Rossi aimerait faire mentir les prévisions, qui annoncent de la pluie pour dimanche, et pour cause : le Grand Prix du Japon, passé intégralement sur piste mouillée ou mixte, a tourné au calvaire pour le Docteur, tout comme pour son coéquipier Maverick Viñales, tous deux se plaignant d'un manque d'adhérence à l'arrière.

"C'est une autre piste, un autre type de grip, d'autres températures, mais on a surtout besoin de comprendre les conditions. Ici, ça change toujours beaucoup. J'espère que ce sera sec et ensuite on verra bien."

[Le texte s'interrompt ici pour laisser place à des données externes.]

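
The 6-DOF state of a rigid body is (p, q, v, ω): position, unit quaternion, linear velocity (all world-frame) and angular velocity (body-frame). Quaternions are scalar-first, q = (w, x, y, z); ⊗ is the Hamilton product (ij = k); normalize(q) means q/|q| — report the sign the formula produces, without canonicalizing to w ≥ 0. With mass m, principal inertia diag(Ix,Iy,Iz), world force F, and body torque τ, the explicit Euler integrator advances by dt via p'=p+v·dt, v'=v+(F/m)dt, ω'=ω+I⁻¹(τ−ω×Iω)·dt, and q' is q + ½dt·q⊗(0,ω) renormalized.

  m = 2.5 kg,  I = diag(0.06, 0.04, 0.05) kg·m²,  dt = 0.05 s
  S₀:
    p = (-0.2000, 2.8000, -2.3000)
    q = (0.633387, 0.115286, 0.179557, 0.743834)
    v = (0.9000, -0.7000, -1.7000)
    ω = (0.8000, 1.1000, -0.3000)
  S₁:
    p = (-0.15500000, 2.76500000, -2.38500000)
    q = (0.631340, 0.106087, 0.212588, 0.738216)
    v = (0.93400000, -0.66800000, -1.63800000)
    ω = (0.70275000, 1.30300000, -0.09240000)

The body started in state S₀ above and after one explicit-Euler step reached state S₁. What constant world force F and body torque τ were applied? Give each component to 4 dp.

rate change Δω = (-0.09725000, 0.20300000, 0.20760000)
τ = I·(Δω/dt) + ω₀×(Iω₀) = (-0.1200, 0.1600, 0.1900)
Δv = v₁−v₀ = (0.03400000, 0.03200000, 0.06200000)
F = m·Δv/dt = (1.7000, 1.6000, 3.1000)

F = (1.7000, 1.6000, 3.1000)
τ = (-0.1200, 0.1600, 0.1900)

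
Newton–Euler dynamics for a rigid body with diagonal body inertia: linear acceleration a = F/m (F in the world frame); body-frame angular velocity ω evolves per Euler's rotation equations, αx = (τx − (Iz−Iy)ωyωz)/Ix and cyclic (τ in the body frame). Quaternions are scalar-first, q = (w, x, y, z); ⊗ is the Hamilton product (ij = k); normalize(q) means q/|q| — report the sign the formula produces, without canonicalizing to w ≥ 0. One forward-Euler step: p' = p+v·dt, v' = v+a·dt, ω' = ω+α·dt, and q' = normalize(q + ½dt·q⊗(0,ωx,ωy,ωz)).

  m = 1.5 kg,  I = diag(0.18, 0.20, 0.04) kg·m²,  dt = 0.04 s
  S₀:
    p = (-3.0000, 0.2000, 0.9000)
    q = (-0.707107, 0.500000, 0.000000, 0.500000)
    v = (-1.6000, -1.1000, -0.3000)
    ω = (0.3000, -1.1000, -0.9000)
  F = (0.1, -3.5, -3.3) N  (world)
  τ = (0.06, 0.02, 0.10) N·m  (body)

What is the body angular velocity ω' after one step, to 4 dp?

ω' = (0.3485, -1.0884, -0.7934)

angular accel α = (1.2133, 0.2890, 2.6650)
ω' = ω + α·dt = (0.3485, -1.0884, -0.7934)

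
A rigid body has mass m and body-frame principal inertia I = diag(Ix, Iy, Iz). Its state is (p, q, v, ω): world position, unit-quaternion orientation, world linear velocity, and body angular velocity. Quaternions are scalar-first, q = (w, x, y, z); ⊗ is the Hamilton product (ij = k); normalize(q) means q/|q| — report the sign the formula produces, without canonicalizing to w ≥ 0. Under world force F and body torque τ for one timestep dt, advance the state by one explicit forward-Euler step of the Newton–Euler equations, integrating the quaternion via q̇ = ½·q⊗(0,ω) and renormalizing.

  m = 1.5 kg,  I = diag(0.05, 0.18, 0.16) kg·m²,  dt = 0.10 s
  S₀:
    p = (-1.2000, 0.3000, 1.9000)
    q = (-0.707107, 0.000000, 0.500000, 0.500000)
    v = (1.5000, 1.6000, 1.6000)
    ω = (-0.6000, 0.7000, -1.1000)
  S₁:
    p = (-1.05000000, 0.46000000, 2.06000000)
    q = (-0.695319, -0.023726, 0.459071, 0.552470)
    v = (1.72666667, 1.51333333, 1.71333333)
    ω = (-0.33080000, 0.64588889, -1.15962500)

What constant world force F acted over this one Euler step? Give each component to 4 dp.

velocity change Δv = (0.22666667, -0.08666667, 0.11333333)
F = m·Δv/dt = (3.4000, -1.3000, 1.7000)

F = (3.4000, -1.3000, 1.7000)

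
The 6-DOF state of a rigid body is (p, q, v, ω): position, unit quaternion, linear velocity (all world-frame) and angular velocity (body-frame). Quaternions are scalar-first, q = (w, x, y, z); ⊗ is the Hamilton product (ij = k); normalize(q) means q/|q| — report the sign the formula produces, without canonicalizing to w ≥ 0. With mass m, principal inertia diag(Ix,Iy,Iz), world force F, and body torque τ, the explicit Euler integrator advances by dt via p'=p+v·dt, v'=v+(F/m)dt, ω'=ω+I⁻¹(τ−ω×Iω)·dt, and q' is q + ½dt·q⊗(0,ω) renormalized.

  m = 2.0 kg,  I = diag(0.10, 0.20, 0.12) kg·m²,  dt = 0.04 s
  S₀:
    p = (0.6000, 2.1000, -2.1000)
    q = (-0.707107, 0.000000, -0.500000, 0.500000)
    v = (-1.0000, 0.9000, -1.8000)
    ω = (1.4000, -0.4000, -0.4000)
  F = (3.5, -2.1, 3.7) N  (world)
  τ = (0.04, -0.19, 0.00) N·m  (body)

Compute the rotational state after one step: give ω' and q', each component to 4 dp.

ω' = (1.4211, -0.4402, -0.3813)
q' = (-0.7068, -0.0118, -0.4801, 0.5194)

(τ − ω×Iω)/I = (0.5280, -1.0060, 0.4667)
ω' = ω + α·dt = (1.4211, -0.4402, -0.3813)
Hamilton product q⊗(0,ω) = (0.0000000, -0.5899498, 0.9828428, 0.9828428)
q + ½dt·q⊗(0,ω), renormalized = (-0.7068, -0.0118, -0.4801, 0.5194)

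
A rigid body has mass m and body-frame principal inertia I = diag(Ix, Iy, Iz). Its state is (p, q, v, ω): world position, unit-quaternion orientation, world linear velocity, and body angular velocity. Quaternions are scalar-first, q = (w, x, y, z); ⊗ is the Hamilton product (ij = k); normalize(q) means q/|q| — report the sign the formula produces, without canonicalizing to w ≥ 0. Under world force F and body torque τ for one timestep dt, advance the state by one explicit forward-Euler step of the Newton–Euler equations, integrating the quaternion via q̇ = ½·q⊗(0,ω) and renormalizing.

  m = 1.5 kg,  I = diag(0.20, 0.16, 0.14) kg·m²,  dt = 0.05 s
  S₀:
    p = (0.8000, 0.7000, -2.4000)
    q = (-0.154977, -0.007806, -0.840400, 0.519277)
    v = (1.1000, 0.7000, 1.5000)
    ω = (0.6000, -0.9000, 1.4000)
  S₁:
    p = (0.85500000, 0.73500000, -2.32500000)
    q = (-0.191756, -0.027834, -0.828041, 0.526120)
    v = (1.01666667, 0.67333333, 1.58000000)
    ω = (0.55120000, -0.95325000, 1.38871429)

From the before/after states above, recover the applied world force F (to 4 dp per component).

F = (-2.5000, -0.8000, 2.4000)

v₁ − v₀ = (-0.08333333, -0.02666667, 0.08000000)
F = m·Δv/dt = (-2.5000, -0.8000, 2.4000)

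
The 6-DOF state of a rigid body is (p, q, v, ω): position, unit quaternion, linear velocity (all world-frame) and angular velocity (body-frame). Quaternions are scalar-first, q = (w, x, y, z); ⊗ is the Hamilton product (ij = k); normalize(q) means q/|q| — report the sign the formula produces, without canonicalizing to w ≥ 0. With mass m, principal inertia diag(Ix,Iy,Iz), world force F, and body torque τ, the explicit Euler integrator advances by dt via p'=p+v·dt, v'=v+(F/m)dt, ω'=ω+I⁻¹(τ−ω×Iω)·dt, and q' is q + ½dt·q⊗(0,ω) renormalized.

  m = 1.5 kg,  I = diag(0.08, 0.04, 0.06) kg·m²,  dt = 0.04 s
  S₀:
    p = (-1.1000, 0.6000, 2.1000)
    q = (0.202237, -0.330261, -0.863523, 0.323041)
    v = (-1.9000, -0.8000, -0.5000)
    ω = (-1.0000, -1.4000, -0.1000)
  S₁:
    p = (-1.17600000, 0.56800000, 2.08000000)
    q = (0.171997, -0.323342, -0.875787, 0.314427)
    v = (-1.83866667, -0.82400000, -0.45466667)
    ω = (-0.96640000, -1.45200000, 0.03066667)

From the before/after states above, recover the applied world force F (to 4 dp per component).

F = (2.3000, -0.9000, 1.7000)

Δv = v₁−v₀ = (0.06133333, -0.02400000, 0.04533333)
m·(v₁−v₀)/dt = (2.3000, -0.9000, 1.7000)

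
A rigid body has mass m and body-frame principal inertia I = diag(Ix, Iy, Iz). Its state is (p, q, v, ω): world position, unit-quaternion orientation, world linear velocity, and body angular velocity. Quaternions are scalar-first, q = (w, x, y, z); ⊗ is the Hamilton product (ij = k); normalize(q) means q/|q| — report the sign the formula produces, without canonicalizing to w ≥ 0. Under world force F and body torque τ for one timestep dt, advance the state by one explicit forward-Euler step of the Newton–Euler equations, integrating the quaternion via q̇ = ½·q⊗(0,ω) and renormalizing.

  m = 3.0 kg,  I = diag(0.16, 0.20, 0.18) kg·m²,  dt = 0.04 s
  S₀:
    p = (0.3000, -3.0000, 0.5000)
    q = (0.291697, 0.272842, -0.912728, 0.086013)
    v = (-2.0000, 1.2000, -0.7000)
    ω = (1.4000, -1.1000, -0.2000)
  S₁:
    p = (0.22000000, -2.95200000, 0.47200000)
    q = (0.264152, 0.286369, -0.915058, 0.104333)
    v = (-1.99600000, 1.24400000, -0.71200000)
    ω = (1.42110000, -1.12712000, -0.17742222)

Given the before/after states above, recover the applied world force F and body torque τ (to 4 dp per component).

F = (0.3000, 3.3000, -0.9000)
τ = (0.0800, -0.1300, 0.0400)

v₁ − v₀ = (0.00400000, 0.04400000, -0.01200000)
applied force F = (0.3000, 3.3000, -0.9000)
Δω = ω₁−ω₀ = (0.02110000, -0.02712000, 0.02257778)
applied torque τ = (0.0800, -0.1300, 0.0400)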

Sa dernière victoire sur place remonte à 2014, où il avait hérité de la première place suite à la chute de Marc Márquez puis s'était efforcé de semer Jorge Lorenzo qu'il venait tout juste de passer. L'année suivante, il a pris part à l'exceptionnelle bagarre à quatre qui a fait de ce Grand Prix l'un des plus mémorables de l'Histoire de la discipline, mais avait alors hérité de la médaille en chocolat. L'an dernier, il avait fait son retour sur le podium, avec une deuxième place à la clé.

"L'année dernière, c'était une bonne course. J'avais été plus fort le dimanche, avec de bonnes conditions. En février, lors des tests, cela avait été très, très difficile pour moi, j'étais très lent, alors demain il faut qu'on comprenne notre niveau", pressent le pilote, tout en sachant que sa moto a évolué depuis ces essais d'intersaison et que les conditions seront elles aussi différentes.

Des douleurs à l'épaule

Qu'en est-il de sa forme physique, sept semaines après sa double fracture de la jambe ? "Pour moi, cette piste est un peu plus facile physiquement, surtout en comparaison de Motegi. Il faut être très calme parce qu'en conditions mixtes, en particulier, c'est dangereux. C'est très rapide, alors il faut faire attention. Mais physiquement c'est plus facile parce que c'est plus fluide", détaille-t-il.

Valentino Rossi n'est pas encore au meilleur de sa forme, surtout après les deux chutes subies au Japon, mais sa jambe continue néanmoins de récupérer selon les prévisions. "Je vais bien, ça s'améliore. J'ai eu de la chance de ne pas empirer les choses avec ma jambe, parce que ma chute en course était une grosse chute. J'ai un peu mal, à l'épaule alors j'espère ne pas trop le ressentir sur la moto. Sinon ça va."